Frankie Cosmos - Vessel

Frankie Cosmos

Vessel

Frankie Cosmos

“It's no use worrying about Time
but we did have a few tricks up our sleeves
and turned some sharp corners” – Frank O’Hara  

Greta Kline knows those words, I’m sure; and she can write some good ones, too. She writes so well the songs on her new album Vessels are for the most part, old. She writes so well and so fast that the album release cycle can’t keep up. As an independent artist, she put out over 40 projects worth of material through Bandcamp, repurposing the instant gratification of social media for the DIY music scene. With this first release on Seattle’s Sub Pop, she’s been tasked with refining her bedroom pop sound while retaining its mercurial energy; settling down and remaining free. 

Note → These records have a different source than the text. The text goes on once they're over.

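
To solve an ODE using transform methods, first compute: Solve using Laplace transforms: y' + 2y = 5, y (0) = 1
Take L of both sides: sY(s)-1+2Y(s)=5/s
Y(s)(s+2)=5/s+1
Y(s)=5/(s(s+2))+1/(s+2)
Partial fractions: 5/(s(s+2))=(5/2)/s - (5/2)/(s+2)
So Y(s)=(5/2)/s - (3/2)/(s+2)
Inverse transform (L^(-1){1/s}=1, L^(-1){1/(s+2)}=e^(-2t)):

Answer: y(t)=5/2 - (3/2)·e^(-2t)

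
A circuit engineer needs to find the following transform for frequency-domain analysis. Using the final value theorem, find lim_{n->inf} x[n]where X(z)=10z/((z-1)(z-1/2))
Final value theorem: lim x[n]=lim_{z->1} (z-1) * X(z)
(z-1) * X(z)=10z/(z-1/2)
As z->1: 10/(1 - 1/2)=10/(1/2)=20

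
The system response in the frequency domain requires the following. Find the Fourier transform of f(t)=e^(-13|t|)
Using the standard pair: F{e^(-a|t|)} = 2a/(a^2+omega^2)
With a = 13: F(omega) = 26/(169+omega^2)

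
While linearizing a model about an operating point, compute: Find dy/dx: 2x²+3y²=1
Differentiate: 4x+6y·(dy/dx)=0
dy/dx=-4x/(6y)=-(2/3)·(x/y)

Answer: dy/dx=-(2/3)·(x/y)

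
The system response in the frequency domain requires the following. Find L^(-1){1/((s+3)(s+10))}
Partial fractions: 1/((s + 3)(s + 10)) = A/(s + 3) + B/(s + 10)
Cover-up: A = 1/(s + 10)|_{s = -3} = 1/7; B = 1/(s + 3)|_{s = -10} = -1/7
L^(-1) = (1/7)e^(-3t) - (1/7)e^(-10t)

Answer: (1/7)(e^(-3t) - e^(-10t))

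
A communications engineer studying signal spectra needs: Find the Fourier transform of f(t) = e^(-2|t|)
Using the standard pair: F{e^(-a|t|)} = 2a/(a^2+omega^2)
With a = 2: F(omega) = 4/(4+omega^2)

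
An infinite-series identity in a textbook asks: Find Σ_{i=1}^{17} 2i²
= 2·n(n+1)(2n+1)/6 = 2·17·18·35/6 = 3570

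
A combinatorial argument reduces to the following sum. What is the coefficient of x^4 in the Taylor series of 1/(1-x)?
1/(1-x)=Σ x^n for |x|<1
All coefficients are 1

Answer: 1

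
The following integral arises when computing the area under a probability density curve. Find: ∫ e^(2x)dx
Since d/dx[e^(2x)]=2e^(2x), we get 1/2 e^(2x) + C

Answer: (1/2)e^(2x) + C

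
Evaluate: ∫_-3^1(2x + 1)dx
Step 1: Find antiderivative F(x)=x^2 + x
Step 2: F(1) - F(-3)=2 - (6)=-4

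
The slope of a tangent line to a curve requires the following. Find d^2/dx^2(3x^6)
Apply power rule 2 times:
d^1: 18x^5
d^2: 90x^4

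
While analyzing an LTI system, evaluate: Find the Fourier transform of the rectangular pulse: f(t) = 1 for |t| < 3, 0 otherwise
F(omega)=integral from -3 to 3 of e^(-j*omega*t) dt
=2*sin(3*omega)/omega=6*sinc(3*omega/pi)

Answer: 2*sin(3*omega)/omega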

The head (as of now) of her musical centipede, Vessel is 18 songs that speak on relationships, solitude, hope in the face of despair, and growing up. First album Zentropy was about young love for everything, their Next Thing was a breakup album following the departure of boyfriend/ bandmate Aaron Maine. A similar simplification would label Vessel as “older and wiser”, and musically that holds true: the arrangements are incisive; the singing is stable and strong. The recording feels like a warm bath with a good brand of soap. 

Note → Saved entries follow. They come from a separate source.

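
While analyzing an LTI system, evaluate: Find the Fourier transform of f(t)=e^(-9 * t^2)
The Fourier transform of a Gaussian e^(-a * t^2) is sqrt(pi/a) * e^(-omega^2/(4a)).
With a = 9: F(omega) = sqrt(pi)/3 * e^(-omega^2/36)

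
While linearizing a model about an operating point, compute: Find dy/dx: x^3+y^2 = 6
Differentiate: 3x^2+2y·(dy/dx)=0
dy/dx=-3x^2/(2y)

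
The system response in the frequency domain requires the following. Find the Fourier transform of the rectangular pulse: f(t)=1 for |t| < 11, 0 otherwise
F(omega) = integral from -11 to 11 of e^(-j*omega*t) dt
= 2*sin(11*omega)/omega = 22*sinc(11*omega/pi)

Answer: 2*sin(11*omega)/omega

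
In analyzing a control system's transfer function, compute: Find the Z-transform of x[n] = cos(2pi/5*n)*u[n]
Z{cos(w0 * n) * u[n]} = z(z - cos(w0))/(z^2 - 2z * cos(w0) + 1)
With w0 = 2pi/5: X(z) = z(z - cos(2pi/5))/(z^2 - 2z * cos(2pi/5) + 1)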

Lyrically, Kline continues to excel, crafting tight tracks that sometimes read like diary entries; sometimes spark like a revelatory walk through central park. They can be pleading and confrontational on “Apathy”, or seeking self-love on “I’m Fried”. She ponders the importance of a body on “Accommodate”, and asexuality on “Cafeteria”. In essence, Greta presents herself as uncomfortable but warming up. These unconventional song topics and her mastery in describing such esoteric emotions while remaining relatable are the album’s highlight. 
 
Frankie Cosmos is Lauren Martin, Alex Bailey, and (recently replaced but here) David Maine. This band displays a large influence on the performance of Vessel, balancing Kline’s weighty prose with driving drums, heavy bass lines, and ethereal keys. Kline holds her own on guitar, with a flair for choppy power chords and, in more tender moments, clean melodic arpeggios.  The skill of the band is evident on “Being Alive”, where they tackle a dynamic shift from a double time punk dirge to half tempo psychedelic, and “Duet”, where spacey verses slip slowly into beautiful arranged instrumental passages. 

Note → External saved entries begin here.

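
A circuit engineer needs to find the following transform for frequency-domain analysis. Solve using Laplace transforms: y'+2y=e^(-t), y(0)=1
Take L: sY - 1 + 2Y = 1/(s + 1)
Y(s + 2) = 1/(s + 1) + 1
Y = 1/((s + 1)(s + 2)) + 1/(s + 2)
Partial fractions: 1/((s + 1)(s + 2)) = 1/(s + 1) - 1/(s + 2)
So Y = 1/(s + 1)
Inverse Laplace transform (L^(-1){1/(s + 1)} = e^(-t), L^(-1){1/(s + 2)} = e^(-2t)):

Answer: y(t) = 1·e^(-t)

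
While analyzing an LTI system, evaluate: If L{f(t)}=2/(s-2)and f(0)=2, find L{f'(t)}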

The required conversation is the band’s move to a major label and its effect. Most evident is this project’s recording, which serves as it’s greatest weakness: a sterile sound that doesn’t suit this artist, and seems out her control. The mix is safe and uninteresting, and Greta by association sounds pretty bored most of the time. Less a kinship with K Records, Vessel approximates early Ingrid Michaelson more than Beat Happening. It’s no accident she sounds most natural and exuberant on “The End”, which made it on the album still in demo form

While this polish obscures the writing’s more sincere intentions, the outcome is far from forgettable. Vessel is a strong label debut for the group, showcasing a beyond her year's songwriter and a capable band. As a self-assured and growing individual, all indications point to Greta finding her artistic voice in the music industry, and releasing a true classic once she’s turned a few corners.